Box-office receipts for Broadway’s “Rent,” Gordon says, increased 20 to 30 percent “the second the trailer hit.”

Borowski says the same thing happened at “Phantom.” Print and television commercials for the movie, he adds, also paid big dividends for the stage production.

“We concluded that since the ads for the movie, like the ads for the musical, used the same logo – the Phantom mask – they brought people back to the show,” he says.

The impressive gains last week for the stage versions of “Rent” and “Phantom” were part of an industry-wide flurry of strong ticket sales.

In fact, this last Thanksgiving week was the highest grossing in Broadway history, with total box-office receipts hitting almost $21 million, according to the League of American Theaters and Producers.
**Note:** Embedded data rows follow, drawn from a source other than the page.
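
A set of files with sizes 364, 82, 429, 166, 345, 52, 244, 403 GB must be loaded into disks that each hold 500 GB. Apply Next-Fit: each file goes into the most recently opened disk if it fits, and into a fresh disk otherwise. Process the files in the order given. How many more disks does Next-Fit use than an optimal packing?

Next-Fit: [364,82] [429] [166] [345,52] [244] [403] → 6 disks.
Total size 2085 GB; any packing needs at least ⌈2085/500⌉ = 5 disks.
An optimal packing achieves that bound: [429,52] [403,82] [364] [345] [244,166] → 5 disks.
Excess: 6 − 5 = 1.

1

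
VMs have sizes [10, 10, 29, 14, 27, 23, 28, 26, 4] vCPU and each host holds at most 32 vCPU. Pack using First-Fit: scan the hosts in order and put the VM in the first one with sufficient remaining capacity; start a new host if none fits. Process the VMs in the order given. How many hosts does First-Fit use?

7 hosts

10 vCPU → host 1 (remaining 22 vCPU)
10 vCPU → host 1 (remaining 12 vCPU)
29 vCPU → host 2 (remaining 3 vCPU)
14 vCPU → host 3 (remaining 18 vCPU)
27 vCPU → host 4 (remaining 5 vCPU)
23 vCPU → host 5 (remaining 9 vCPU)
28 vCPU → host 6 (remaining 4 vCPU)
26 vCPU → host 7 (remaining 6 vCPU)
4 vCPU → host 1 (remaining 8 vCPU)
Final hosts: [10,10,4] [29] [14] [27] [23] [28] [26].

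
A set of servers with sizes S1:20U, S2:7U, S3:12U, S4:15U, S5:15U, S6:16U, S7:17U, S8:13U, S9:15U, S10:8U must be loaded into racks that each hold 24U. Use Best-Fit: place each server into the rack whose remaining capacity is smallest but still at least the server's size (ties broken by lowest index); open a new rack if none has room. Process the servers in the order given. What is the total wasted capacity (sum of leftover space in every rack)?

54

S1 (20U) → rack 1 (remaining 4U)
S2 (7U) → rack 2 (remaining 17U)
S3 (12U) → rack 2 (remaining 5U)
S4 (15U) → rack 3 (remaining 9U)
S5 (15U) → rack 4 (remaining 9U)
S6 (16U) → rack 5 (remaining 8U)
S7 (17U) → rack 6 (remaining 7U)
S8 (13U) → rack 7 (remaining 11U)
S9 (15U) → rack 8 (remaining 9U)
S10 (8U) → rack 5 (remaining 0U)
8 racks × 24U = 192U; used 138U; unused 54U.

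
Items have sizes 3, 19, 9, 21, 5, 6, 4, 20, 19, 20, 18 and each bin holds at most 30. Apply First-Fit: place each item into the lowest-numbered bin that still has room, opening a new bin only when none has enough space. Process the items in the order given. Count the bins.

6

bin 1: place 3, 27 left
bin 1: place 19, 8 left
bin 2: place 9, 21 left
bin 2: place 21, 0 left
bin 1: place 5, 3 left
bin 3: place 6, 24 left
bin 3: place 4, 20 left
bin 3: place 20, 0 left
bin 4: place 19, 11 left
bin 5: place 20, 10 left
bin 6: place 18, 12 left
Final bins: [3,19,5] [9,21] [6,4,20] [19] [20] [18].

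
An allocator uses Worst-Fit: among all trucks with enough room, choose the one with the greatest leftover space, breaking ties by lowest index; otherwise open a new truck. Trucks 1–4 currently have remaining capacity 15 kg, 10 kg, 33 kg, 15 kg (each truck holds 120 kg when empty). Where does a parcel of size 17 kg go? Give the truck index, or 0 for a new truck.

3

Trucks with room: truck 3 (33 kg).
Most room is truck 3 with 33 kg free.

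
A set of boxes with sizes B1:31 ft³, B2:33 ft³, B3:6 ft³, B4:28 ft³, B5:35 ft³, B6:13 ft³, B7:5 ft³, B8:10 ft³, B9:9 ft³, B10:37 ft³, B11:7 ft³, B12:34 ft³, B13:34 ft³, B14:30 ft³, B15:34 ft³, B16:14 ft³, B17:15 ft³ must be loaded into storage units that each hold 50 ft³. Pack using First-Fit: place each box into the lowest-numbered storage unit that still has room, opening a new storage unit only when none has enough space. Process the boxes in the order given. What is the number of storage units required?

9

storage unit 1: place B1 (31 ft³), 19 ft³ left
storage unit 2: place B2 (33 ft³), 17 ft³ left
storage unit 1: place B3 (6 ft³), 13 ft³ left
storage unit 3: place B4 (28 ft³), 22 ft³ left
storage unit 4: place B5 (35 ft³), 15 ft³ left
storage unit 1: place B6 (13 ft³), 0 ft³ left
storage unit 2: place B7 (5 ft³), 12 ft³ left
storage unit 2: place B8 (10 ft³), 2 ft³ left
storage unit 3: place B9 (9 ft³), 13 ft³ left
storage unit 5: place B10 (37 ft³), 13 ft³ left
storage unit 3: place B11 (7 ft³), 6 ft³ left
storage unit 6: place B12 (34 ft³), 16 ft³ left
storage unit 7: place B13 (34 ft³), 16 ft³ left
storage unit 8: place B14 (30 ft³), 20 ft³ left
storage unit 9: place B15 (34 ft³), 16 ft³ left
storage unit 4: place B16 (14 ft³), 1 ft³ left
storage unit 6: place B17 (15 ft³), 1 ft³ left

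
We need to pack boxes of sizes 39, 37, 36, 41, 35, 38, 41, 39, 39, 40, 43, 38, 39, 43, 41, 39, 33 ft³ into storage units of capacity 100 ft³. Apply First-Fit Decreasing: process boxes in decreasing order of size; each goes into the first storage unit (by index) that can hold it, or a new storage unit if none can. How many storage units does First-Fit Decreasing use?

9 storage units

Sorted descending: 43, 43, 41, 41, 41, 40, 39, 39, 39, 39, 39, 38, 38, 37, 36, 35, 33.
storage unit 1: place 43 ft³, 57 ft³ left
storage unit 1: place 43 ft³, 14 ft³ left
storage unit 2: place 41 ft³, 59 ft³ left
storage unit 2: place 41 ft³, 18 ft³ left
storage unit 3: place 41 ft³, 59 ft³ left
storage unit 3: place 40 ft³, 19 ft³ left
storage unit 4: place 39 ft³, 61 ft³ left
storage unit 4: place 39 ft³, 22 ft³ left
storage unit 5: place 39 ft³, 61 ft³ left
storage unit 5: place 39 ft³, 22 ft³ left
storage unit 6: place 39 ft³, 61 ft³ left
storage unit 6: place 38 ft³, 23 ft³ left
storage unit 7: place 38 ft³, 62 ft³ left
storage unit 7: place 37 ft³, 25 ft³ left
storage unit 8: place 36 ft³, 64 ft³ left
storage unit 8: place 35 ft³, 29 ft³ left
storage unit 9: place 33 ft³, 67 ft³ left
Final storage units: [43,43] [41,41] [41,40] [39,39] [39,39] [39,38] [38,37] [36,35] [33].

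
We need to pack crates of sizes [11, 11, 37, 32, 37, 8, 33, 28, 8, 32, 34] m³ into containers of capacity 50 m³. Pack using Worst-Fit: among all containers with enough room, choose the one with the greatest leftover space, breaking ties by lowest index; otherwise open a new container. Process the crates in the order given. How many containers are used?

Put 11 m³ in container 1; 39 m³ remain.
Put 11 m³ in container 1; 28 m³ remain.
Put 37 m³ in container 2; 13 m³ remain.
Put 32 m³ in container 3; 18 m³ remain.
Put 37 m³ in container 4; 13 m³ remain.
Put 8 m³ in container 1; 20 m³ remain.
Put 33 m³ in container 5; 17 m³ remain.
Put 28 m³ in container 6; 22 m³ remain.
Put 8 m³ in container 6; 14 m³ remain.
Put 32 m³ in container 7; 18 m³ remain.
Put 34 m³ in container 8; 16 m³ remain.

8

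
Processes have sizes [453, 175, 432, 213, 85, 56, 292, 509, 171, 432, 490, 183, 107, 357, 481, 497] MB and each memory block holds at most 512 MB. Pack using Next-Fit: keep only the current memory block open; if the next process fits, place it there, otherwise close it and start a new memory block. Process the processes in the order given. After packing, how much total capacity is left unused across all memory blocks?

Put 453 MB in memory block 1; 59 MB remain.
Put 175 MB in memory block 2; 337 MB remain.
Put 432 MB in memory block 3; 80 MB remain.
Put 213 MB in memory block 4; 299 MB remain.
Put 85 MB in memory block 4; 214 MB remain.
Put 56 MB in memory block 4; 158 MB remain.
Put 292 MB in memory block 5; 220 MB remain.
Put 509 MB in memory block 6; 3 MB remain.
Put 171 MB in memory block 7; 341 MB remain.
Put 432 MB in memory block 8; 80 MB remain.
Put 490 MB in memory block 9; 22 MB remain.
Put 183 MB in memory block 10; 329 MB remain.
Put 107 MB in memory block 10; 222 MB remain.
Put 357 MB in memory block 11; 155 MB remain.
Put 481 MB in memory block 12; 31 MB remain.
Put 497 MB in memory block 13; 15 MB remain.
13 memory blocks × 512 MB = 6656 MB; used 4933 MB; unused 1723 MB.

1723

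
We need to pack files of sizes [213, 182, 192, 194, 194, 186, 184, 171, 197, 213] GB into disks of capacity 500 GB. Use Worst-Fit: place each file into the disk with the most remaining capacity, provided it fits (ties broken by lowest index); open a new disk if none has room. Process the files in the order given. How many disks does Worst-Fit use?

213 GB → disk 1 (remaining 287 GB)
182 GB → disk 1 (remaining 105 GB)
192 GB → disk 2 (remaining 308 GB)
194 GB → disk 2 (remaining 114 GB)
194 GB → disk 3 (remaining 306 GB)
186 GB → disk 3 (remaining 120 GB)
184 GB → disk 4 (remaining 316 GB)
171 GB → disk 4 (remaining 145 GB)
197 GB → disk 5 (remaining 303 GB)
213 GB → disk 5 (remaining 90 GB)

5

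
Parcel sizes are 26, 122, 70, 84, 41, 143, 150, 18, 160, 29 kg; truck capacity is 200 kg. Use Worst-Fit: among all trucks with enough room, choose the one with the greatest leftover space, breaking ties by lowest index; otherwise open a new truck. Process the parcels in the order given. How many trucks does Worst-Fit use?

Put 26 kg in truck 1; 174 kg remain.
Put 122 kg in truck 1; 52 kg remain.
Put 70 kg in truck 2; 130 kg remain.
Put 84 kg in truck 2; 46 kg remain.
Put 41 kg in truck 1; 11 kg remain.
Put 143 kg in truck 3; 57 kg remain.
Put 150 kg in truck 4; 50 kg remain.
Put 18 kg in truck 3; 39 kg remain.
Put 160 kg in truck 5; 40 kg remain.
Put 29 kg in truck 4; 21 kg remain.

5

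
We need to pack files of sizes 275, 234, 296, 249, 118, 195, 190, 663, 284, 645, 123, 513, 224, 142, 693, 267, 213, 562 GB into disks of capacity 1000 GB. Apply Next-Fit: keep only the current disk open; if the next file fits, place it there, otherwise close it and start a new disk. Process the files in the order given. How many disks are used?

7 disks

Put 275 GB in disk 1; 725 GB remain.
Put 234 GB in disk 1; 491 GB remain.
Put 296 GB in disk 1; 195 GB remain.
Put 249 GB in disk 2; 751 GB remain.
Put 118 GB in disk 2; 633 GB remain.
Put 195 GB in disk 2; 438 GB remain.
Put 190 GB in disk 2; 248 GB remain.
Put 663 GB in disk 3; 337 GB remain.
Put 284 GB in disk 3; 53 GB remain.
Put 645 GB in disk 4; 355 GB remain.
Put 123 GB in disk 4; 232 GB remain.
Put 513 GB in disk 5; 487 GB remain.
Put 224 GB in disk 5; 263 GB remain.
Put 142 GB in disk 5; 121 GB remain.
Put 693 GB in disk 6; 307 GB remain.
Put 267 GB in disk 6; 40 GB remain.
Put 213 GB in disk 7; 787 GB remain.
Put 562 GB in disk 7; 225 GB remain.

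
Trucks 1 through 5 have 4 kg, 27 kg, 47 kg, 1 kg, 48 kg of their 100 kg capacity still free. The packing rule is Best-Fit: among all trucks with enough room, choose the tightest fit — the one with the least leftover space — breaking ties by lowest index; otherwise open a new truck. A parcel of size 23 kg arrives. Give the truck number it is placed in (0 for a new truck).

Trucks with room: truck 2 (27 kg), truck 3 (47 kg), truck 5 (48 kg).
Tightest fit is truck 2 with 27 kg free.

2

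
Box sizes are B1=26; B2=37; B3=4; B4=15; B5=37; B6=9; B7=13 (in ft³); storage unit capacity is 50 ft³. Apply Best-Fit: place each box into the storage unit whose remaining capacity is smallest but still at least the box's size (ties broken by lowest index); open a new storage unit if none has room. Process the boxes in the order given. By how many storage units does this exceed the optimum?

Best-Fit: [26,15,9] [37,4] [37,13] → 3 storage units.
Total size 141 ft³; any packing needs at least ⌈141/50⌉ = 3 storage units.
So 3 is already optimal.

0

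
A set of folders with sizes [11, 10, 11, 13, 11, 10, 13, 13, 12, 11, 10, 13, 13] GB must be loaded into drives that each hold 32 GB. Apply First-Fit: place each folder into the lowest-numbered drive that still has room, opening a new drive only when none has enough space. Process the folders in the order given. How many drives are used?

drive 1: place 11 GB, 21 GB left
drive 1: place 10 GB, 11 GB left
drive 1: place 11 GB, 0 GB left
drive 2: place 13 GB, 19 GB left
drive 2: place 11 GB, 8 GB left
drive 3: place 10 GB, 22 GB left
drive 3: place 13 GB, 9 GB left
drive 4: place 13 GB, 19 GB left
drive 4: place 12 GB, 7 GB left
drive 5: place 11 GB, 21 GB left
drive 5: place 10 GB, 11 GB left
drive 6: place 13 GB, 19 GB left
drive 6: place 13 GB, 6 GB left
Final drives: [11,10,11] [13,11] [10,13] [13,12] [11,10] [13,13].

6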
That’s a 20 percent increase over last year’s figure – thanks, in part, to escalating ticket prices, ranging up to $350 for “premium” seats to such hits as “Spamalot,” “The Odd Couple” and “Wicked.”

House records were broken all over the street, with “Wicked” taking in $1.5 million; “Jersey Boys” $800,000, and “Mamma Mia!” $1 million.

There were a few stragglers, most notably the lemon musical “In My Life,” which grossed a pathetic $125,000.

It seems that producer Fred Whittemore and creator Joe Brooks have made a strategic error:

Instead of pumping $2 million into an ad campaign, they should have made a movie.

Or, at the very least, a trailer.

LOOKS like Britney Spears won’t be making her Broadway debut in “Sweet Charity.”

Production sources say Mr. Britney Spears, Kevin Federline, pressured his wife to decline an offer to replace Christina Applegate in the musical after the first of the year. “The deadbeat husband wants her to stay out in L.A.,” says a source.